From: Philippe Verdy (
Date: Wed Mar 09 2011 - 09:24:19 CST

  • Next message: Peter Constable: "RE: Assigning a plane for mapping digits for many different bases"

    No such ambiguity : List separators, if they use a comma, should
    follow it by a space.

    So "1,2" is unambiguously NOT a list of two numbers, but a single
    number; "1, 2" is interpreted exactly the reverse way.

    In technical papers or articles or user guides, intended to be read by
    humans, the locale used in the document will apply simultaneously to
    number formats and list formats.

    But within locales that use the comma as a decimal separator,
    preferably use the semi-colon as the list separator for technical data
    files (for example, CSV files saved and parsed by the French
    localization of Excel, with the defautl settings), because the space
    is ignored and used instead as optional padding. For such technical
    data files, the comma should never be used as a value separator in
    lists (other commonly used list separators are the pipe character (|)
    and the colon in many Unix settings files)

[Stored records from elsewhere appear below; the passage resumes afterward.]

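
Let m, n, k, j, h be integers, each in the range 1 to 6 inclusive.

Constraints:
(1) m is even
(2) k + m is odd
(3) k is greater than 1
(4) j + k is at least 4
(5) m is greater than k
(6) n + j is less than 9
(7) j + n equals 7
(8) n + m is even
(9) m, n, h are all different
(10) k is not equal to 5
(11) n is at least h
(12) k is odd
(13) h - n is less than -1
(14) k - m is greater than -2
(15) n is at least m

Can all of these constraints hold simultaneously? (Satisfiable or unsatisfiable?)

Satisfiable

Take m = 4, n = 6, k = 3, j = 1, h = 2. Then constraint 4: j + k = 4; constraint 6: n + j = 7, and every other listed constraint is also met.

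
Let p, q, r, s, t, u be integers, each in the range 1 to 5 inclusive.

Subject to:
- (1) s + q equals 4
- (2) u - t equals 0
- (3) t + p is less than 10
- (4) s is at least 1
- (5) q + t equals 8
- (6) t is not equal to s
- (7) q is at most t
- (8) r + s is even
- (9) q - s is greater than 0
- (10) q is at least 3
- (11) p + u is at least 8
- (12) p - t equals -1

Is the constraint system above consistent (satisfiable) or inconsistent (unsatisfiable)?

Setting (p, q, r, s, t, u) = (4, 3, 5, 1, 5, 5) satisfies everything: constraint 1: s + q = 4; constraint 2: u - t = 0; constraint 3: t + p = 9, and the others follow.

Satisfiable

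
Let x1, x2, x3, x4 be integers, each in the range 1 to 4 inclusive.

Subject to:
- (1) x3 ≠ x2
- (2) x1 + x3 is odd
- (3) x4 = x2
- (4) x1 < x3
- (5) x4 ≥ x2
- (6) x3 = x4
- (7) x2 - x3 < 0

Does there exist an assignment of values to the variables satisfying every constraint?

From constraints 3 and 6, x3 = x4 = x2, so x3 = x2. But constraint 1 says x3 ≠ x2. Contradiction.

Unsatisfiable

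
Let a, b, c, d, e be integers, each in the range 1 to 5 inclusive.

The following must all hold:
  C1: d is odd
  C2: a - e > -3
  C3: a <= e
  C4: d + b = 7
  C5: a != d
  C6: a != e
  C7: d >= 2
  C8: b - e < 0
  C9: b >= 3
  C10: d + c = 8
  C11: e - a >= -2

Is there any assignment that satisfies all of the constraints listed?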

    No ambiguity also within most programming languages (because numeric
    constants are not localizable and use a single syntax, and list of
    values are used for lots of things and almost always use the comma,
    for example in function/method parameters, initializers, declarators,

    2011/3/9 Hans Aberg <>:
    > On 9 Mar 2011, at 12:56, André Szabolcs Szelp wrote:
    >>> Dots are also used for IPv4, but it becomes ambiguous if one needs a fractional part.
    >> Oh, quite a lot of people use "," for fractional parts...
    > The 22nd General Conference on Weights and Measures (2003) declared to use either a "." or a "," (see page below, section "History", last paragraph). Admitting both though creates an ambiguity of 1,2 interpreted as a list of two numbers 1, 2 or a single number 1.2.